The genius of this is that it takes the guesswork out of the game rules. You never have to wonder “Will my sniper win because of the range, or will his machinegunner win because he's in cover?” You try it, find out, and restrategise accordingly.

The only unknown is what your opponent will do. And you can even simulate that: as you plan your own moves, you can also give enemy units orders to see how the fight will play out if they do what you expect.

The tight, brutal battles often boil down to fraught standoffs in which no course of action guarantees survival. You find yourself thinking: “I know what the smartest thing for him to do is, and I know how to counter it. But is he actually that smart? And is he so smart he knows I know he's smart?”

If you're worried you can't make those kinds of decisions quickly, Frozen Synapse was made for you. You have until the end of linear time. Multiplayer games often span days, and there's no negative side-effect if you and your friend aren't free at the same time. You make a plan, and if he's already made his, you see the outcome and make the next one. If he hasn't, you switch to another game – you can have loads going simultaneously, and it's surprisingly intuitive to slip back into one. You'll get an email when your friend finally makes his move.

There's also a surprisingly substantial singleplayer campaign, a fun introduction to the game until it hits an odd difficulty spike.

Synapse randomly generates office floorplans for its levels, and that can be problematic – particularly in multiplayer. So much comes down to positioning that asymmetrical maps sometimes feel like the primary reason you win or lose. I've won games where serious mistakes didn't undermine my starting advantage, and lost games where I still can't see what else I could have done.

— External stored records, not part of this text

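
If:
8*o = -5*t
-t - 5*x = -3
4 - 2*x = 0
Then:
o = 35/8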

Most of the time, though, Frozen Synapse comes down to wits, psychology, and thinking two moves ahead. There's an exquisite tension every time the outcome of a turn is loading. There's an evil satisfaction to watching an enemy do exactly what you predicted, and die the way you planned. And there's a surprising sense of respect for your opponent when they outplay you with something masterful. Because you're not struggling against the mechanics of the game, it's rarely frustrating and often very, very fun.

The Verdict

Frozen Synapse

An elegant game of pure tactics and psychology, won by wits instead of reflexes. Good against AI, great with friends.